I couldn’t deny it. I was scared when the officer pulled out his little book. I didn’t even like to drink Alabama Slammers; now I was going to be thrown in one! I held my breath as he wrote on his little pad. When he was done, he handed me over a ticket for underage drinking. Not that bad! Until I looked and saw there was a court date on it for thirty days after the issue. But that’s not all! The officer didn’t only serve me a court date and a massive pain in my ass; he took my license.

I begged him not to.

“I’m driving back to North Carolina by myself. Can I please just have my license back?”

“No, ma’am, it’s been tampered with.”

“But what if I get pulled over and then I’m driving without a license?”

“Don’t get pulled over,” he told me. Great advice from a so-called enforcer of the law. That was right up there with “Be sure to pull out.”

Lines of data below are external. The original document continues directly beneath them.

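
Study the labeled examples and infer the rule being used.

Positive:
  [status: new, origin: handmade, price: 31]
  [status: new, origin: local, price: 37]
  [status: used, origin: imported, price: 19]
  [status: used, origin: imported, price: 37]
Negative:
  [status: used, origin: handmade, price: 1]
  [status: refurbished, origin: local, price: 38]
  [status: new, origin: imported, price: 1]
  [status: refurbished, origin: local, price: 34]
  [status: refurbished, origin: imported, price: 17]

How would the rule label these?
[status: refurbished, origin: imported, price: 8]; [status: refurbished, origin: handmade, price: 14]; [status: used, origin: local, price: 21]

The common property of the 'Positive' items is: price ≥ 19 AND price is odd. No 'Negative' item has it.
[status: refurbished, origin: imported, price: 8]: price = 8, does not fit → Negative.
[status: refurbished, origin: handmade, price: 14]: price = 14, does not fit → Negative.
[status: used, origin: local, price: 21]: price = 21, meets the rule → Positive.

Negative, Negative, Positive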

I was bummed. I tried to shake it, but that was the truth. I left Tuscaloosa the next day with a pit in my stomach. And that wasn’t from all the consolation biscuits I’d eaten to suffocate my feelings. I drove back to North Carolina carefully, trying my best to not get pulled over, which meant actually doing the speed limit. That
eleven-hour drive turns out to be more of a fourteen-hour one when you actually adhere to the law.

Back in my dorm room, my roommates and I all sat around telling each other about our fall breaks.